Proximity may not be a factor, and it needn’t even be a direct interest or direct suggestion of greatness or misery: I was watching the Houston-Minnesota preseason game with a roommate when we heard Chris Berman (you should refuse to call him “Boomer,” as I refuse) report Andy Pettitte’s perfect game in the sixth.  We switched to that game.  In the seventh, with one out…

Roommate: “Can you commit an error and still have a perfect game?”

Two outs.

Me: “No.  The game has to be perfect.  Twenty-seven up, twenty-seven down.” (In my head) “God, baseball’s an odd sport.  Nine innings, three outs per inning, twenty-seven the minimum number of hitters faced.  Ten innings and forty or fifty as a minimum: that satisfies a need for round numbers.”

The ball then ate up Jerry Hairston, Jr.  Man on.

Roommate: “But he can still get the no-hitter.”
Me: “As long as they score that ball an error.”

They do, and the next ball gets past Hairston for a hit.

Roommate: “Well, so much for that.”

I think in the off-season I’ll work on some back up plans: how to blather in the absence of blatherable material.  My mother likes the old saw about not saying anything when there’s nothing to say.  I once sat her down for ten minutes and told her why I thought that was an irresponsible thing for a creative person to do.
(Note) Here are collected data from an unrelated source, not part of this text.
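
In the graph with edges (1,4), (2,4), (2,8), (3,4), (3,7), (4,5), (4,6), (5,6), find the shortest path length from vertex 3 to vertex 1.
2 (path: 3 -> 4 -> 1, 2 edges)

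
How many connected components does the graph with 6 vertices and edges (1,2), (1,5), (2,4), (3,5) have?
2 (components: {1, 2, 3, 4, 5}, {6})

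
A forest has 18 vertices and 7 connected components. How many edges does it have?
11 (Each of the 7 component trees on V_i vertices has V_i - 1 edges; summing gives V - C = 18 - 7 = 11)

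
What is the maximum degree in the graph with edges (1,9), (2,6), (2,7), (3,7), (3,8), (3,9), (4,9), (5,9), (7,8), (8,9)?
5 (attained at vertex 9)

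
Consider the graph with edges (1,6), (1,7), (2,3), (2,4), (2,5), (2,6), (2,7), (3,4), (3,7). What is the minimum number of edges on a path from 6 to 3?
2 (path: 6 -> 2 -> 3, 2 edges)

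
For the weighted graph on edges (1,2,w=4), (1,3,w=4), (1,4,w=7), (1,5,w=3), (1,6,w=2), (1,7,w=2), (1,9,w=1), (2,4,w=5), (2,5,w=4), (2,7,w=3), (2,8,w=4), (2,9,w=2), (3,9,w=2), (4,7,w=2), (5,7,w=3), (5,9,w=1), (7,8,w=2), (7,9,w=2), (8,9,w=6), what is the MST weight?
14 (MST edges: (1,6,w=2), (1,7,w=2), (1,9,w=1), (2,9,w=2), (3,9,w=2), (4,7,w=2), (5,9,w=1), (7,8,w=2); sum of weights 2 + 2 + 1 + 2 + 2 + 2 + 1 + 2 = 14)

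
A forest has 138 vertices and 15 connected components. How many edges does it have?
123 (Each of the 15 component trees on V_i vertices has V_i - 1 edges; summing gives V - C = 138 - 15 = 123)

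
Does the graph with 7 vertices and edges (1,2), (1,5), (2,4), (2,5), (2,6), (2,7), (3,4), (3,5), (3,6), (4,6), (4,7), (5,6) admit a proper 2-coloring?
No (odd cycle of length 3: 5 -> 1 -> 2 -> 5)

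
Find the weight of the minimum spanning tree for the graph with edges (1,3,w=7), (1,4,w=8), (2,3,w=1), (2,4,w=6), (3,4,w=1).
9 (MST edges: (1,3,w=7), (2,3,w=1), (3,4,w=1); sum of weights 7 + 1 + 1 = 9)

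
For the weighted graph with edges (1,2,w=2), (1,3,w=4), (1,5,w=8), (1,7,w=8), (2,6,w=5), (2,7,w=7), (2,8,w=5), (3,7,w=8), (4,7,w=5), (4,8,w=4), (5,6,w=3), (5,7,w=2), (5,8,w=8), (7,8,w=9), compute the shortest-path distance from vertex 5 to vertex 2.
8 (path: 5 -> 6 -> 2; weights 3 + 5 = 8)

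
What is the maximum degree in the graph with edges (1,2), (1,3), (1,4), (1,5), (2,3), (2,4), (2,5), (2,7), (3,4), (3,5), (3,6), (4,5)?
5 (attained at vertices 2, 3)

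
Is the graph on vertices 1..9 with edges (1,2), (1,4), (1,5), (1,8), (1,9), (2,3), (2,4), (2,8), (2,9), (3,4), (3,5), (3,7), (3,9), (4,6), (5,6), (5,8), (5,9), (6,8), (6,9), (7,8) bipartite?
No (odd cycle of length 3: 9 -> 1 -> 2 -> 9)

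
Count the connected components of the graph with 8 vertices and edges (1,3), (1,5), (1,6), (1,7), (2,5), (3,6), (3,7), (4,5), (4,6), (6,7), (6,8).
1 (components: {1, 2, 3, 4, 5, 6, 7, 8})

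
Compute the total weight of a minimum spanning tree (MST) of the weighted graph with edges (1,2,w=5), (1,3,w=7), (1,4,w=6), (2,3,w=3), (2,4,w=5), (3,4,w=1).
9 (MST edges: (1,2,w=5), (2,3,w=3), (3,4,w=1); sum of weights 5 + 3 + 1 = 9)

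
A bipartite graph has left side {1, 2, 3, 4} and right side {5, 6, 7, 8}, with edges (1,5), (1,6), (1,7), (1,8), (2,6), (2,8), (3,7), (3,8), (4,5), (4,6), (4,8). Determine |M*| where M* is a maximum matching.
4 (matching: (1,8), (2,6), (3,7), (4,5); upper bound min(|L|,|R|) = min(4,4) = 4)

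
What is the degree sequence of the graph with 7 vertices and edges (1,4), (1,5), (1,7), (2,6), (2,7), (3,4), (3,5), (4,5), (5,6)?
[4, 3, 3, 2, 2, 2, 2] (degrees: deg(1)=3, deg(2)=2, deg(3)=2, deg(4)=3, deg(5)=4, deg(6)=2, deg(7)=2)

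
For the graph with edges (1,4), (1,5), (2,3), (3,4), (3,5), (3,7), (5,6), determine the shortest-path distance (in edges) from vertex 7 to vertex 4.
2 (path: 7 -> 3 -> 4, 2 edges)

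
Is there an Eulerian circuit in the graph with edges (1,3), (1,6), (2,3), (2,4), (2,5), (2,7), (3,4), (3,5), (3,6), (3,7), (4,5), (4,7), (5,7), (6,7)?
No (2 vertices have odd degree: {6, 7}; Eulerian circuit requires 0)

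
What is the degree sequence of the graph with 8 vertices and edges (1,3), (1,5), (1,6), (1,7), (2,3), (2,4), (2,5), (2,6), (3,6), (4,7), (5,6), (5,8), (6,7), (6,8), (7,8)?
[6, 4, 4, 4, 4, 3, 3, 2] (degrees: deg(1)=4, deg(2)=4, deg(3)=3, deg(4)=2, deg(5)=4, deg(6)=6, deg(7)=4, deg(8)=3)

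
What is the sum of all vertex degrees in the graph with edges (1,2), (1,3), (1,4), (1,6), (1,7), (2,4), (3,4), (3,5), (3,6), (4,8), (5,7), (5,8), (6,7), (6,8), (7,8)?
30 (handshake: sum of degrees = 2|E| = 2 x 15 = 30)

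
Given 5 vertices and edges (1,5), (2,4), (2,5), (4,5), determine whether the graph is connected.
No, it has 2 components: {1, 2, 4, 5}, {3}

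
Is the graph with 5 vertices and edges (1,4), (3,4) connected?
No, it has 3 components: {1, 3, 4}, {2}, {5}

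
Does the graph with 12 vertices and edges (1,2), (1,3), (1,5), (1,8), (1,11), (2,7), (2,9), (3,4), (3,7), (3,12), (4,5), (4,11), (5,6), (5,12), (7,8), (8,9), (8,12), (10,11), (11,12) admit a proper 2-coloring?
Yes. Partition: {1, 4, 6, 7, 9, 10, 12}, {2, 3, 5, 8, 11}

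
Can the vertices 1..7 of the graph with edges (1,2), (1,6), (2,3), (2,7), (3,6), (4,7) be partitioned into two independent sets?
Yes. Partition: {1, 3, 5, 7}, {2, 4, 6}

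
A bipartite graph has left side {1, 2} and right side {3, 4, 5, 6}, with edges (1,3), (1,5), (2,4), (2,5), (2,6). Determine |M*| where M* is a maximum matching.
2 (matching: (1,5), (2,6); upper bound min(|L|,|R|) = min(2,4) = 2)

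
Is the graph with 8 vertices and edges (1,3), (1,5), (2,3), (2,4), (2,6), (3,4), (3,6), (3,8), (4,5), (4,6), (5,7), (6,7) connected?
Yes (BFS from 1 visits [1, 3, 5, 2, 4, 6, 8, 7] — all 8 vertices reached)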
Besides, it’s September.  I love September.  Labor Day’s a mandatory barbecue day.  My birthday’s on the 15th.  I was hired to this no-longer-new job last year on the 22nd, and with it came money to pay bills and go to games.  And it’s cooler.  I love sweaters.  They make me look svelte.
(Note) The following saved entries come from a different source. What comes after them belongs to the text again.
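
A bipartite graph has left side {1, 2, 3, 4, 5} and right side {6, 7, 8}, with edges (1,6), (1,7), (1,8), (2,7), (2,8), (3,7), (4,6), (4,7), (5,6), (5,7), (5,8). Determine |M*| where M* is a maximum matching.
3 (matching: (1,8), (2,7), (4,6); upper bound min(|L|,|R|) = min(5,3) = 3)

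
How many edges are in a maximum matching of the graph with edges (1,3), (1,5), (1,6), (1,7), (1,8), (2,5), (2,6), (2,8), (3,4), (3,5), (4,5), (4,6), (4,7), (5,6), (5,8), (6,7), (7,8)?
4 (matching: (1,7), (2,8), (3,5), (4,6); upper bound floor(n/2) = floor(8/2) = 4)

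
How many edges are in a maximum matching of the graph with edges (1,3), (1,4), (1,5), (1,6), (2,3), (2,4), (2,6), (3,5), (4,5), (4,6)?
3 (matching: (1,3), (2,6), (4,5); upper bound floor(n/2) = floor(6/2) = 3)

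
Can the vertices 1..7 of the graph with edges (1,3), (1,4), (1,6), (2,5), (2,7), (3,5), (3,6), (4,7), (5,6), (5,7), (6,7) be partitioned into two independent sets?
No (odd cycle of length 3: 6 -> 1 -> 3 -> 6)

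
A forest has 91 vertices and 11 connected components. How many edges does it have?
80 (Each of the 11 component trees on V_i vertices has V_i - 1 edges; summing gives V - C = 91 - 11 = 80)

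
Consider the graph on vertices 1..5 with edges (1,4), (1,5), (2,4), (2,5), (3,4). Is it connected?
Yes (BFS from 1 visits [1, 4, 5, 2, 3] — all 5 vertices reached)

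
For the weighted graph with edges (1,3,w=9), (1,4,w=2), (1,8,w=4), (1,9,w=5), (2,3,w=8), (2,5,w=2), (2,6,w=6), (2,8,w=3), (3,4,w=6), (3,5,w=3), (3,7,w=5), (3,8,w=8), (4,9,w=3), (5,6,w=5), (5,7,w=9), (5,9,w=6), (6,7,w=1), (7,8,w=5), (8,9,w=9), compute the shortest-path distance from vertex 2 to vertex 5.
2 (path: 2 -> 5; weights 2 = 2)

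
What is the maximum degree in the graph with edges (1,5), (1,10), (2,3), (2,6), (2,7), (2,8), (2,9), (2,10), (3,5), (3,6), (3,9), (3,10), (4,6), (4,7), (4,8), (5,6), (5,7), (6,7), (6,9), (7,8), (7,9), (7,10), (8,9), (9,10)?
7 (attained at vertex 7)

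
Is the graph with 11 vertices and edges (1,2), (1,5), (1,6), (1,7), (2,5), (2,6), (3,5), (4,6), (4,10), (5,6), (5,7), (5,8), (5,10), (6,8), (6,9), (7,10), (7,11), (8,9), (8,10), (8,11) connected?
Yes (BFS from 1 visits [1, 2, 5, 6, 7, 3, 8, 10, 4, 9, 11] — all 11 vertices reached)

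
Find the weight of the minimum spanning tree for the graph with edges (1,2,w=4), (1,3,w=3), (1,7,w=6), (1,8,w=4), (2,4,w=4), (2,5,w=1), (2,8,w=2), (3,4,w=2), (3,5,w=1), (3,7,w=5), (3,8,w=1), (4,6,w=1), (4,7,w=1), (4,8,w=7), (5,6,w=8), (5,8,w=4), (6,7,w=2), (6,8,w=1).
9 (MST edges: (1,3,w=3), (2,5,w=1), (3,5,w=1), (3,8,w=1), (4,6,w=1), (4,7,w=1), (6,8,w=1); sum of weights 3 + 1 + 1 + 1 + 1 + 1 + 1 = 9)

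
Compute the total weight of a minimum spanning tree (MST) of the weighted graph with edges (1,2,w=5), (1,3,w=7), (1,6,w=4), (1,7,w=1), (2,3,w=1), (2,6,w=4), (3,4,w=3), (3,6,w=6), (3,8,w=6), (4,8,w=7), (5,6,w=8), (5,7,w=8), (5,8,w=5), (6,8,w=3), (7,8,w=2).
19 (MST edges: (1,7,w=1), (2,3,w=1), (2,6,w=4), (3,4,w=3), (5,8,w=5), (6,8,w=3), (7,8,w=2); sum of weights 1 + 1 + 4 + 3 + 5 + 3 + 2 = 19)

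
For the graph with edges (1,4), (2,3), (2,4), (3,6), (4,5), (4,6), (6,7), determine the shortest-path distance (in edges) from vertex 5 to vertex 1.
2 (path: 5 -> 4 -> 1, 2 edges)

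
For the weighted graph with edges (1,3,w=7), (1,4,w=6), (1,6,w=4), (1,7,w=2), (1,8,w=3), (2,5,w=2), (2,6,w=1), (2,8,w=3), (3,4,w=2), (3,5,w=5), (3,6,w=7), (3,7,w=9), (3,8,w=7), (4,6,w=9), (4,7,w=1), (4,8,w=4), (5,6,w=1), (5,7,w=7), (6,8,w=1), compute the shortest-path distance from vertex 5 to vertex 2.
2 (path: 5 -> 2; weights 2 = 2)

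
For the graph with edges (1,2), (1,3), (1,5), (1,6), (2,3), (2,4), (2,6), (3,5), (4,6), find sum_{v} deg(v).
18 (handshake: sum of degrees = 2|E| = 2 x 9 = 18)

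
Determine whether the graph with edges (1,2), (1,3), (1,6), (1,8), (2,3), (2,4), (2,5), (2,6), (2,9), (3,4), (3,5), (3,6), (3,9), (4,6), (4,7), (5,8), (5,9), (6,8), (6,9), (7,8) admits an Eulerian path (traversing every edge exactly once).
Yes — and in fact it has an Eulerian circuit (the graph is connected and all 9 vertices have even degree)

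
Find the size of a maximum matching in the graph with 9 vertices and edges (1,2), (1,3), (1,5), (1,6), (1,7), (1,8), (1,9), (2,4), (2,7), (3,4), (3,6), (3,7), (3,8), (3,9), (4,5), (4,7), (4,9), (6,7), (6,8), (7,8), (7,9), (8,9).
4 (matching: (1,7), (3,9), (4,5), (6,8); upper bound floor(n/2) = floor(9/2) = 4)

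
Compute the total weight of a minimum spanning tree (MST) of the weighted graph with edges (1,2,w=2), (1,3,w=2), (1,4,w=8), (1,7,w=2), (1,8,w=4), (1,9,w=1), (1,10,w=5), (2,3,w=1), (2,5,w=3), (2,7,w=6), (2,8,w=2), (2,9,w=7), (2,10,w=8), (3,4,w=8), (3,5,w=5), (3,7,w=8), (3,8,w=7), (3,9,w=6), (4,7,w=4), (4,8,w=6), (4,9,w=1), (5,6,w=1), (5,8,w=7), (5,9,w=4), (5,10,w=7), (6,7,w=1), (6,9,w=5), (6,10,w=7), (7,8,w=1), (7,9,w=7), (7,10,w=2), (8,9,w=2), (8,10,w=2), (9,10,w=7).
12 (MST edges: (1,3,w=2), (1,7,w=2), (1,9,w=1), (2,3,w=1), (4,9,w=1), (5,6,w=1), (6,7,w=1), (7,8,w=1), (7,10,w=2); sum of weights 2 + 2 + 1 + 1 + 1 + 1 + 1 + 1 + 2 = 12)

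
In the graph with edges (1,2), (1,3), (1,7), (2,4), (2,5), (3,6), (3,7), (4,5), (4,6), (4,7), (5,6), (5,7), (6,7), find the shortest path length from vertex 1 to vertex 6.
2 (path: 1 -> 7 -> 6, 2 edges)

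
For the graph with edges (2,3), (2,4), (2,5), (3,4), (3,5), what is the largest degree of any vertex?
3 (attained at vertices 2, 3)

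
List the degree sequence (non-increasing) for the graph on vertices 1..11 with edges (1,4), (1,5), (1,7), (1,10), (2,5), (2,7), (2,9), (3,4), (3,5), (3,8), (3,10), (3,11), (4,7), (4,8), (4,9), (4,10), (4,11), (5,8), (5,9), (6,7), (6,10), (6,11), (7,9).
[7, 5, 5, 5, 4, 4, 4, 3, 3, 3, 3] (degrees: deg(1)=4, deg(2)=3, deg(3)=5, deg(4)=7, deg(5)=5, deg(6)=3, deg(7)=5, deg(8)=3, deg(9)=4, deg(10)=4, deg(11)=3)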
David Wright comes back tonight, and so there’ll be something to talk about at the end of the day, surely.  That gives me enough reason to not bring my poison or voodoo or whatever it is to Coney Island and Carlos Beltran’s knees.  I’ll stretch the material like any good writer might do.

However, word is we’re closing early Friday.  If there’s any chance of seeing Beltran play on Labor Day weekend, I am there.